Most UK skywatchers will have been left disappointed during Tuesday night's total eclipse of the Moon.
Colour depends on dust levels in the Earth's atmosphere
Cloudy skies meant the event, which was already under way as the Moon rose, would only have been seen by a few.
For those who did snatch a glimpse, a dim reddish-brown disc was visible climbing above the south-east horizon.
Areas in the east of England had the best chance of spotting the eclipse but cloud swathes of Scotland, Northern Ireland and south-west England.
The total lunar eclipse began at 2052 BST and ended at 2208 BST.
Those who were left disappointed have to wait only another five months before the next opportunity - the show is repeated in October.
TOTAL LUNAR ECLIPSE
Occurs when Moon passes into Earth's shadow
Penumbra: Region where Earth blocks some (but not all) Sun rays
Umbra: Zone where Earth blocks all direct sunlight - total eclipse
Lunar eclipses occur when the Sun, Earth and Moon are in a near-perfect line in space.
The Moon travels through the long cone-shaped shadow the Earth casts in space.

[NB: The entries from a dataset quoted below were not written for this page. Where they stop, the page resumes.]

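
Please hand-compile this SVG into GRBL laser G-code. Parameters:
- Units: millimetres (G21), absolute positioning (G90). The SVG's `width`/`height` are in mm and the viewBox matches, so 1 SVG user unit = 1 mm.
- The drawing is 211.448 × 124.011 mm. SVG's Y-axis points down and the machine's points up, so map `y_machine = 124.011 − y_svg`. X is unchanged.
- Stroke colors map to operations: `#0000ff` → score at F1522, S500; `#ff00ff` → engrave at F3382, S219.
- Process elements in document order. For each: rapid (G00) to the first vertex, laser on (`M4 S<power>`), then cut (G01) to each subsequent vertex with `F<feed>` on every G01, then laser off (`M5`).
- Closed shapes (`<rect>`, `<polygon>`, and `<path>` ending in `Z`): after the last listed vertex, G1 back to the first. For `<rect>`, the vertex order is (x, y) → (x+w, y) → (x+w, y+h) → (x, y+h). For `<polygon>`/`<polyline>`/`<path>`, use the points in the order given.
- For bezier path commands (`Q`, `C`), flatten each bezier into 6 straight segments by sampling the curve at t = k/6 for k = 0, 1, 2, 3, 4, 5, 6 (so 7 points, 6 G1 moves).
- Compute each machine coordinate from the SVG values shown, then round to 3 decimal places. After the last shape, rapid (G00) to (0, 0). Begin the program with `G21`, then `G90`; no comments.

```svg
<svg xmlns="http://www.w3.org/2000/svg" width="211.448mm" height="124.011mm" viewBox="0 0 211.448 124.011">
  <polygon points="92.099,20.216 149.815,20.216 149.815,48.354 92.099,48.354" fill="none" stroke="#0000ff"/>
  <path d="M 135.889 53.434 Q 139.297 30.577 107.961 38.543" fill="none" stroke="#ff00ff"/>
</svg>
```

viewBox `0 0 211.448 124.011` with mm width/height → 1 unit = 1 mm. Flip: y_m = 124.011 − y_svg.

**Shape 1** — `<polygon>` rectangle, stroke `#0000ff` → score (S500, F1522). Machine vertices: (92.099,103.795) → (149.815,103.795) → (149.815,75.657) → (92.099,75.657) → (92.099,103.795). Closed: final G1 returns to the first vertex.

**Shape 2** — `<path>` quadratic bezier, stroke `#ff00ff` → engrave (S219, F3382). Control points (SVG): P0=(135.889,53.434), P1=(139.297,30.577), P2=(107.961,38.543); sampled at t=k/6. Machine vertices: (135.889,70.577) → (136.060,77.340) → (134.301,82.390) → (130.611,85.728) → (124.991,87.354) → (117.441,87.267) → (107.961,85.468). Open path.

G21
G90
G00 X92.099 Y103.795
M4 S500
G01 X149.815 Y103.795 F1522
G01 X149.815 Y75.657 F1522
G01 X92.099 Y75.657 F1522
G01 X92.099 Y103.795 F1522
M5
G00 X135.889 Y70.577
M4 S219
G01 X136.060 Y77.340 F3382
G01 X134.301 Y82.390 F3382
G01 X130.611 Y85.728 F3382
G01 X124.991 Y87.354 F3382
G01 X117.441 Y87.267 F3382
G01 X107.961 Y85.468 F3382
M5
G00 X0.000 Y0.000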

The only light that can reach the Moon's surface at this point has been refracted through our planet's atmosphere. This light takes on a red tinge - depending on the amount of dust in the Earth's atmosphere.
In November last year, a total lunar eclipse was visible from Europe, Africa, the Americas and much of Asia.
We asked for your comments about the eclipse. The following reflect the balance of opinion we received.
I only just managed to see the eclipse. The moon definitely appeared to be reddish/brown. Quite strange to look at and I can understand how people throughout history have held certain beliefs because of the change in the colour of the moon.
S Brown, Knaresborough England
We had an excellent time watching the eclipse last night. We had a pleasant BBQ in the garden and some cold beers. There was a thin layer of clouds in front of the moon for some of the time, but this just added to the effect. Best I've seen.
Ed Cooper, Lusaka, Zambia
We had a perfect view of the night sky from here, no light pollution and no clouds. We sat out enjoying the view for a few hours. The best view was around midnight, quite an eerie sight.
Soldier D, Basrah, Iraq
The sky was glowing red and the moon was in a blurry, shadowed, and diminished state. It was quite a site to be walking the sea front in Brighton and looking up at the "burning" sky. The wind was howling and the surf was crashing; adding to the experience.
David Gonzales, Brighton
I saw it from Southern Sweden around 10pm local time. The moon was a dark orange colour but visible as a complete circle. It was rather bizarre but awe-inspiring too.
Mario Hinksman, Olofstrom, Sweden
This reminds me of when I was kid and my Grandfather told a story that when this happened it meant that the moon was fighting against the sun and the earth.
I saw the eclipse as I was going to bed just after 11pm. The moon was ice white with a bite out of one side. I could hear the chanting of prayers from the nearby mosque, a tradition during eclipses - very peaceful.
Liz, Al Ain, UAE
A muddy looking moon was just about visible here in the Valleys of Wales for a few minutes before the clouds thickened again.
Richard Clark, Aberdare, Wales
We saw it out here in east London, between the clouds. It was really nice...
Jane Turvey, London, England
I was about to give up waiting for the clouds to go away and it started to rain when the Moon was supposed to be rising. But 30 minutes before the end of the total phase of the eclipse, the clouds abandoned the eastern sky! The Moon was a beautiful orange-pink colour and the clouds did not come back again until after the eclipse had ended.
Tom, St Andrews, Scotland
At first I thought the cloud would win but I kept looking outside every 15 minutes and was finally rewarded about 2145 BST. It looked very similar to the image for this article! I did not appreciate that the penumbra does not have a sharp edge as in a solar eclipse.
Peter Gregory, Smallfield, Surrey, England
We saw some of it, at about 11pm. It was quarter-eclipsed in a partially clouded sky and it looked beautiful and a bit strange because we weren't expecting it. Not a disappointment at all, more like a pleasant surprise!
Ger and Ciaran, Co Waterford, Ireland
It's not only in the UK that there were problems with the weather. We were in thick cloud for most of the time at totality. At least I did get to see the partial solar eclipse which was visible in the southern hemisphere a couple of weeks ago.
Jon, Sutherland, South Africa
The weather today was perfect and we had a great view over here. We saw the whole process and it's a great experience seeing one of nature's more beautiful views.
The eclipse started a couple of hours before dawn here in clear skies, reaching totality just before the first daylight appeared. Unfortunately I was at work at the time, so took no pics! It looked good to the naked eye, though.
David Owen, Brisbane, Australia
Between 5am and 6am this morning, it was very clear in the sky. The Moon was setting at the time but it was still stunning.
Paul Gribben, Brisbane, Australia
I got up at 5am to see the eclipse in Australia. It was beautiful - I watched it for an hour then it started to get light. The last one I saw was in England in January 2001, which lasted longer as it was at night.